Well, whatever she's looking for, the big question is: Will Dr. Karel Lamonte be able to stop whoever is masticating the residents of Exceptional Vista in the nick of time? And will the atomic scientist be able to comfort a distraught woman without it coming across as creepy and awkward? Only time will tell.



  1. "Invasion" is a really good movie, as you have written. I thought Nigel Bennett (who also played "Prince" on "Lexx") was noteworthy in it as well.

    People who enjoyed "Invasion" might also enjoy the John Paizs movie "Crime Wave" (

  2. "We found the remains of a dead human corpse, deceased, in the hilly, lumpy, bumpy part of town outside of town."

  3. Gosh! With only 12 years on its neck and a relatively famous cast, this film has proven to be pretty hard to get a hold of. It could just be the confusion surrounding any multi-titled film (it was called "Exceptional Vista" here in Sweden btw), but I can't think of any good reason why the computer-people on the other side of my cyberspace screen won't overwhelm me with quality DVD-rips of this seemingly amazing movie.

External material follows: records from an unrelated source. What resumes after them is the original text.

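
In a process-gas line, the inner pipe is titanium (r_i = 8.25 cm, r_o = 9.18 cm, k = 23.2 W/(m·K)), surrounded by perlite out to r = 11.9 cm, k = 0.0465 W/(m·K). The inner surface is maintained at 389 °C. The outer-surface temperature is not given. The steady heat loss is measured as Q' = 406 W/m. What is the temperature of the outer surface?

Sum the resistances:
  R'_titanium = ln(0.0918/0.0825)/(2πk) = 0.1068/(2π·23.2) = 7.328×10^-4 m·K/W
  R'_perlite = ln(0.119/0.0918)/(2πk) = 0.2595/(2π·0.0465) = 0.8882 m·K/W
ΣR = 0.8890 m·K/W
ΔT = Q'·ΣR = 406 × 0.8890 = 360.9 K
Heat flows outward, so T_out = T_in − ΔT = 389 − 360.9 = 28.1 °C

T_out = 28.1 °C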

  4. Sergio - try going to and contacting Frank Norman there. He might be able to get a copy of "Top of the Food Chain" for you. I like "Crime Wave" even better and he should be able to provide a copy of that as well. "Springtime in Greenland" is pretty good too and one might as well get as much John Paizs as one can, while one can.

    If you do get in touch with Frank for this, please let him know that I said "Hi!".

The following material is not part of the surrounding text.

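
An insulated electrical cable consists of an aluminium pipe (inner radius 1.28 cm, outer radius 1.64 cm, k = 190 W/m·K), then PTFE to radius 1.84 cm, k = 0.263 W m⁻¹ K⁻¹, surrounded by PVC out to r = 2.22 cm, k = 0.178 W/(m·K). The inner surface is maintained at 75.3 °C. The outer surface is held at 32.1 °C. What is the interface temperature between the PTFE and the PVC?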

  5. First comment here. This is really one of the best movie blogs I've encountered on the internet.

    I'd been reading it for a few weeks, and eventually it occurred to me that 'Top of the Food Chain' (aka 'Invasion!' -- a shame about its confusing distribution history) must be here somewhere -- and so it is!

    TotFC is one of the funniest I've ever seen -- it's funny in odd, surprising ways.

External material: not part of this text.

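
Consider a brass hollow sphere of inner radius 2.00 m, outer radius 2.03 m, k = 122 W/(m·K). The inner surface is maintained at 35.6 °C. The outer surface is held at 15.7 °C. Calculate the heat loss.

Q = 4.13×10^6 W

Q = 4πk·ΔT/(1/r₁ − 1/r₂) = 4π × 122 × 19.9 / (1/2.00 − 1/2.03) = 4.13×10^6 W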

    You are the only critic who noticed all the androgynous names, and it fits with all the other weirdness. But there's still something kind of inscrutable about this movie, and its unforced weirdness. I have never yet figured out why, for example, Guy Fawkes has the only name that's not gender-neutral.

    And then all of it is dropped in a legitimately funny, note-perfect parody of 50s-era monster movies. Almost all of Dr. Lamont's lines are laughable. 'You want to capture their advanced space rocket, and its hyper advanced scientific advances in advanced weaponry.' I like to say some variation of this sometimes when I'm talking science (and being a jackass about it), and it almost always elicits a laugh.

    This movie deserves a better place in history! Thanks for the review.

  6. You're welcome, rootandanchor.

    I've seen Top of the Food Chain/Invasion! multiple times over the past few years. But I don't think I picked up on the name thing until at least my third go around the hilly, lumpy, bumpy head-trip that is this outre movie.